#4 – Kramer on Keaton “at the Crossroads”

One thing I found oddly comforting about this article was seeing that there were needless, snobby, hierarchical relationships between different media at the beginning of the century, just as there are now.  The judgments flung around, especially by recalcitrant old-school academics, about the absolute value of certain media above others (usually with the oldest being the most “valuable”) irks me to no end.  And it especially bothers me when people dismiss an entire medium as artistically baseless, never capable of aesthetic greatness.  I think television has received less and less of this shabby over the last, say, fifteen years, but video games still often get the shaft.  It seems obvious to me that any medium is capable of aesthetic greatness if the right people just get their hands on it.

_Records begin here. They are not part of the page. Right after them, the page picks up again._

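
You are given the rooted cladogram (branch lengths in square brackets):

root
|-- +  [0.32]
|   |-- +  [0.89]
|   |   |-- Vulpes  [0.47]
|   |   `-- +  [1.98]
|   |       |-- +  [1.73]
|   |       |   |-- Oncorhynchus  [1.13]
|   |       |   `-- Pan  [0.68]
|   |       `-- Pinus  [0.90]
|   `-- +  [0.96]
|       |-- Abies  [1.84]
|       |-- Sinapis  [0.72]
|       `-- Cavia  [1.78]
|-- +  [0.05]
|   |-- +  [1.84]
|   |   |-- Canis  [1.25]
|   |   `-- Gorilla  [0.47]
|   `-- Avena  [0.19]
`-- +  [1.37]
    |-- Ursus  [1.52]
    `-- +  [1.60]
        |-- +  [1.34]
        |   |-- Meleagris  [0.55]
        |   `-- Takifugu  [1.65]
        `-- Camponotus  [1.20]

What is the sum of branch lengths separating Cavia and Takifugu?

9.02

The path runs Cavia → … → MRCA → … → Takifugu; the MRCA is the root of the tree.
Branch lengths along that path: 1.78 + 0.96 + 0.32 + 1.37 + 1.60 + 1.34 + 1.65 = 9.02.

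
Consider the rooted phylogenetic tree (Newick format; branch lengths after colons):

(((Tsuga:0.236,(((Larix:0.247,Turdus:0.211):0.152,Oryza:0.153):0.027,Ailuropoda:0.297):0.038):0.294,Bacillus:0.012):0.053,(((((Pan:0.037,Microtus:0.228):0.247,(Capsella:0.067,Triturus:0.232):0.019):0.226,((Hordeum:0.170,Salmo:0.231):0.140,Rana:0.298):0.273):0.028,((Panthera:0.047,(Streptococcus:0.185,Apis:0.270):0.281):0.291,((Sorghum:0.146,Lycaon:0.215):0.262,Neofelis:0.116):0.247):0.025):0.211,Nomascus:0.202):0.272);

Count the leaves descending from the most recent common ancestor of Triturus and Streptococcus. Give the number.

The MRCA of Triturus and Streptococcus is the node subtending ((((Pan,Microtus),(Capsella,Triturus)),((Hordeum,Salmo),Rana)),((Panthera,(Streptococcus,Apis)),((Sorghum,Lycaon),Neofelis))).
That clade contains 13 terminal taxa: Apis, Capsella, Hordeum, Lycaon, Microtus, Neofelis, Pan, Panthera, Rana, Salmo, Sorghum, Streptococcus, Triturus.

13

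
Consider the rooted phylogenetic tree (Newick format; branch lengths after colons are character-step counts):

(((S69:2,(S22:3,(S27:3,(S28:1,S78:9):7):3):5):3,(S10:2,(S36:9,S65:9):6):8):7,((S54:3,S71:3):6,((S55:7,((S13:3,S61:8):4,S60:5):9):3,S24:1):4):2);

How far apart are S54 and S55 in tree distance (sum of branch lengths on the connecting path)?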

Anyway, what I mean about this article being strangely comforting was that it is proof that this is not a new phenomenon – it’s simply the way things are, and people will always be resistant to new technologies.  Because let’s face it, people will always be resistant to new things – first of all, it means they will have to work to adapt, and people are lazy – but new things mean change, and change reminds them of the passage of time, and this reminds them that they will eventually die…or something.

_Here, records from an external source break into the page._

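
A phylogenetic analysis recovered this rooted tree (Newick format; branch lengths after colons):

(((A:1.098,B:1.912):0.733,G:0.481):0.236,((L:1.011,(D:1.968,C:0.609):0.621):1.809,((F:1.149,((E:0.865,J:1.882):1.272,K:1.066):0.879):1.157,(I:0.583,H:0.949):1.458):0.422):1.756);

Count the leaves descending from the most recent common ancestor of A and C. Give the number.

The MRCA of A and C is the root, so the clade is the entire tree.
That clade contains 12 terminal taxa: A, B, C, D, E, F, G, H, I, J, K, L.

12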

So many people were as resistant and snobbish towards film in the 1910s as they are now towards, say, the New Internet Technology of the Week, but that eventually faded away.  And what’s more, this article traced out how the more adaptive people allow different media to interweave with each other and bolster each other’s success, in a way (because while cinema caused trouble for vaudeville as a whole, it was a boon to vaudevillians like Keaton).  And I think not much has changed in that respect.